Get it in writing. Whether it’s external audits, testing, or attestation, look for the vendor to provide external assurance regarding the state of their secure practices and governance. This includes system and organization controls, or SOC, reports, penetration/vulnerability assessments, and ISO certifications.

Know how many parties are involved. Just because you’re enlisting a third party doesn’t mean that’s where the parties end—there may be fourth and fifth parties involved. A number of solution providers build their environment within a cloud provider such as Amazon Web Services or Microsoft Azure and assume security is being managed. This is a big misconception. While AWS and Azure offer great options for businesses, they are not responsible for the security of the data. The vendor you are contracting with is responsible. Ensure that your vendors are layering the appropriate controls within their cloud provided solution and can share with you the steps they take to manage their cloud-based vendors. Vendors using AWS, Azure or other hosting providers should provide their own independent attestation of their security controls, not simply handing over an AWS or Azure SOC report.

Have transparency of internal controls. Banks should hold their vendors to the same level of regulatory guidance that they hold themselves. This means asking critical vendors to supply documentation affecting the security and protection of your data, including:

  • Policy documentation
  • Business continuity planning documentation
  • Proof of insurance
  • Details regarding their information security and cybersecurity programs
  • Vulnerability detection and management.

Thoroughly assess your contract.
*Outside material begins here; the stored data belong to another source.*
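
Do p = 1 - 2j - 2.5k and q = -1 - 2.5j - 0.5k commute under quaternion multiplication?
No: pq = -7.25 - 5.25i - 0.5j + 2k ≠ -7.25 + 5.25i - 0.5j + 2k = qp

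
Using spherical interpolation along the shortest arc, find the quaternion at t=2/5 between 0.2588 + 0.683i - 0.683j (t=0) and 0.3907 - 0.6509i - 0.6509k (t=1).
-0.0109 + 0.8111i - 0.4861j + 0.325k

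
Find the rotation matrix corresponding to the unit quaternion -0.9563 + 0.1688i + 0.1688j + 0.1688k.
[[0.886, 0.3798, -0.2659], [-0.2659, 0.886, 0.3798], [0.3798, -0.2659, 0.886]]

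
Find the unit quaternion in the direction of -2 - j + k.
-0.8165 - 0.4082j + 0.4082k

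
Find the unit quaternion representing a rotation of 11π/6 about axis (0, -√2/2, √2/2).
-0.9659 - 0.183j + 0.183k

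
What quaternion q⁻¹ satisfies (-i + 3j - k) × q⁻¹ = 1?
0.0909i - 0.2727j + 0.0909k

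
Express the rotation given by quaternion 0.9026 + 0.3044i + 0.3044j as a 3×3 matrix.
[[0.8147, 0.1853, 0.5495], [0.1853, 0.8147, -0.5495], [-0.5495, 0.5495, 0.6294]]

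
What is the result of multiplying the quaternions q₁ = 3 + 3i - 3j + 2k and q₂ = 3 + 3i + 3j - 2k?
13 + 18i + 12j + 18k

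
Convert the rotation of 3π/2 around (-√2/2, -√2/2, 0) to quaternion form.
-0.7071 - 0.5i - 0.5j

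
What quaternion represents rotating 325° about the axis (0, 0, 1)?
-0.9537 + 0.3007k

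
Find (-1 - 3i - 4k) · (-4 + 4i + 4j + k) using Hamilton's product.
20 + 24i - 17j + 3k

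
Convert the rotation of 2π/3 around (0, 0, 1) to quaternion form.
0.5 + 0.866k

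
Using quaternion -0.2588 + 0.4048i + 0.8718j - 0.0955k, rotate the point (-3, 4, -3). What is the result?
(5.826, 0.221, -0.083)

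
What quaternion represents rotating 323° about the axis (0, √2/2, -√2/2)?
-0.9483 + 0.2244j - 0.2244k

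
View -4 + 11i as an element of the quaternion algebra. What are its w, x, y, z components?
-4 + 11i + 0j + 0k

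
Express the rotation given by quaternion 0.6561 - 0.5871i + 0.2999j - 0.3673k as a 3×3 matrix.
[[0.5503, 0.1298, 0.8248], [-0.8341, 0.0408, 0.5501], [0.0378, -0.9907, 0.1307]]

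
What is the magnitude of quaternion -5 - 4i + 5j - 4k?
√82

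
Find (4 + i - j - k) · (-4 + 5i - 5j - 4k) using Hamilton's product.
-30 + 15i - 17j - 12k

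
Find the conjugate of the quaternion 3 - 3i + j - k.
3 + 3i - j + k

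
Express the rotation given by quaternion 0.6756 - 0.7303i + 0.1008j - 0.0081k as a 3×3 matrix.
[[0.9795, -0.1363, 0.148], [-0.1582, -0.0668, 0.9851], [-0.1244, -0.9884, -0.087]]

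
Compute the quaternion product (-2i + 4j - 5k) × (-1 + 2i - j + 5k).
33 + 17i - 4j - k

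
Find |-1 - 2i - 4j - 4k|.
√37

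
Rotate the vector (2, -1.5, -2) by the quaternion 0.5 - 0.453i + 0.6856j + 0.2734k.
(0.287, -3.011, -1.048)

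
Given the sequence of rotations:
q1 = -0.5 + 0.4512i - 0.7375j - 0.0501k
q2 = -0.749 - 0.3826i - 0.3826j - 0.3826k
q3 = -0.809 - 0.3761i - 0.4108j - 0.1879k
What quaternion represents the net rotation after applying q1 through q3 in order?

q2 · q1 = 0.2458 - 0.4096i + 0.5519j + 0.6836k
q3 · q2 · q1 = 0.0023 + 0.0618i - 0.2134j - 0.9751k
0.0023 + 0.0618i - 0.2134j - 0.9751k


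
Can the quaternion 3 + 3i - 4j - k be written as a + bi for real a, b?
No. The quaternion 3 + 3i - 4j - k has j-coefficient y = -4 and k-coefficient z = -1, not both zero, so it does not lie in the complex subalgebra spanned by 1 and i.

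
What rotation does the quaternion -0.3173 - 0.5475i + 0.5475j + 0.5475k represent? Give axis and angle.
axis = (-√3/3, √3/3, √3/3), θ = 217°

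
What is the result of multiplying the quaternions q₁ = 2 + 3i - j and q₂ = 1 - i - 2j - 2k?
3 + 3i + j - 11k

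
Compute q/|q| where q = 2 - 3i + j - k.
0.5164 - 0.7746i + 0.2582j - 0.2582k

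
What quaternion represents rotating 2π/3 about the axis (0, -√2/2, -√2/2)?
0.5 - 0.6124j - 0.6124k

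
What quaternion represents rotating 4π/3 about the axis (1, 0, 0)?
-0.5 + 0.866i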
Ensure the appropriate cyber protections and terms are noted in the contract. Look for the vendor to highlight their cyber controls and commitment to follow regulations and laws within the contract. Ensure they are willing to assume a reasonable amount of liability and provide the appropriate notification and incident management procedures in the event of a data breach. Also, depending upon the type of vendor and their risk rating, look for service-level agreements with financial implications if they are not met.

In addition to initial vendor due diligence, organizations are required to follow an ongoing systematic approach to managing their third-party relationship. For some, this may be a spreadsheet approach, for others, it may be a third-party governance package. Whatever your institution chooses to tackle it, ensure that your approach is consistent and aligns with your vendor management policy. Regulators look for your management of vendors to be appropriate for the size, scope and complexity of your organization. This is intentionally vague and requires institutions to be thoughtful and intentional in maintaining their vendor management program and adjusting it when there are changes to the size, scope, and complexity of the organization.

Because of the number of vendors that are entering and exist in the financial space and the amount of data we share across these vendors, organizations have started to carve out dedicated roles and job descriptions to manage the vendor burden. Regardless of whether banks manage it internally or outsource it, the regulatory burden lies with the institution. It is critical that banks stay current with regulatory expectations and potential risks.

Emily Larkin is chief information security officer at Abrigo.